Sholto smiled and said, “Got one already, that’s why I’ve been so patient waiting for you. Our watcher on the wall, Gallowglass, he’s not out there, or he wasn’t. Stick your head out the window and make sure he didn’t turn up in your wake.”
Darian went over and looked down into Cage Street, saw no sign of the former cop. “Looks clear.”
“Good, we’ll drive round and see if we can wake up Mr. Cummins. He doesn’t have a job, according to my barman, and he’ll know which of his regulars do and don’t work. If I had no job and a lot of someone else’s money I would be treating myself to a few lie-ins. If we’re lucky we’ll have him nailed to a jail cell by lunchtime.”

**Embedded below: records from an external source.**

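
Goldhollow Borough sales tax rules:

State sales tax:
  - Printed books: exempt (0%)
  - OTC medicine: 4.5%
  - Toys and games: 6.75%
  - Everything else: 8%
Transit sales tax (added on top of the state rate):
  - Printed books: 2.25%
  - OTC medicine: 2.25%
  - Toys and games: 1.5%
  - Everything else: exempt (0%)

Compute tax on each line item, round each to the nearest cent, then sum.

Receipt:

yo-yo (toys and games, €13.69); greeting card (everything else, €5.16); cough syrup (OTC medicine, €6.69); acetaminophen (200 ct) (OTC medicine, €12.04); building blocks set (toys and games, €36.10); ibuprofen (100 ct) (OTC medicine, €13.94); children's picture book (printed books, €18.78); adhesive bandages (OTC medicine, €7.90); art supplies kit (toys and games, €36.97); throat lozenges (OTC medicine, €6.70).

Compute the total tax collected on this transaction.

Yo-yo €13.69: toys and games → 6.75% + 1.5% transit = 8.25% → €1.13
Greeting card €5.16: everything else → 8% + 0% transit = 8% → €0.41
Cough syrup €6.69: OTC medicine → 4.5% + 2.25% transit = 6.75% → €0.45
Acetaminophen (200 ct) €12.04: OTC medicine → 4.5% + 2.25% transit = 6.75% → €0.81
Building blocks set €36.10: toys and games → 6.75% + 1.5% transit = 8.25% → €2.98
Ibuprofen (100 ct) €13.94: OTC medicine → 4.5% + 2.25% transit = 6.75% → €0.94
Children's picture book €18.78: printed books → 0% + 2.25% transit = 2.25% → €0.42
Adhesive bandages €7.90: OTC medicine → 4.5% + 2.25% transit = 6.75% → €0.53
Art supplies kit €36.97: toys and games → 6.75% + 1.5% transit = 8.25% → €3.05
Throat lozenges €6.70: OTC medicine → 4.5% + 2.25% transit = 6.75% → €0.45
Total tax = €1.13 + €0.41 + €0.45 + €0.81 + €2.98 + €0.94 + €0.42 + €0.53 + €3.05 + €0.45 = €11.17

€11.17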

They left the office and walked round the corner at the bottom of the lane onto Dlùth Street where Sholto always parked his six-year-old Fiat Punto. He drove them at his typical sleepy snail’s pace. You couldn’t get through a journey of more than ten minutes in the daytime with Sholto behind the wheel without hearing the sound of someone else’s horn. One of the benefits of his anti-speed policy was that it gave them the opportunity to talk.
Sholto said, “You don’t think this is our guy, do you?”
“I don’t want to talk it down, but this sounds like a drunk who read about the murder in the papers and decided he wanted to put himself in the middle of the scene. He wouldn’t be the first infamy whore in this city. And I’ve never heard of him, have you?”
“Well, no, but I’ve never heard of everybody at some point. No one starts famous.”
“But to go from some pal of a crook that we’d never heard of to killing that same pal for money? That’s a pole vault.”
Sholto went quiet and concentrated on his awful driving. They had to get to Jamieson Drive up on the northern edge of Bakers Moor, the old council houses where Cummins lived. Darian didn’t want to piss all over Sholto’s new shoes, he really didn’t, but the sort of man who whispered loudly in a pub about killing someone wasn’t typically the sort of man who avoided detection for over a month after the crime. Any lead was worth pursuing, and anyone who might have known about Moses and his work was worth the effort of chasing down, so Darian said nothing else to put Sholto off. It was rare enough to see the old man with this sort of enthusiasm.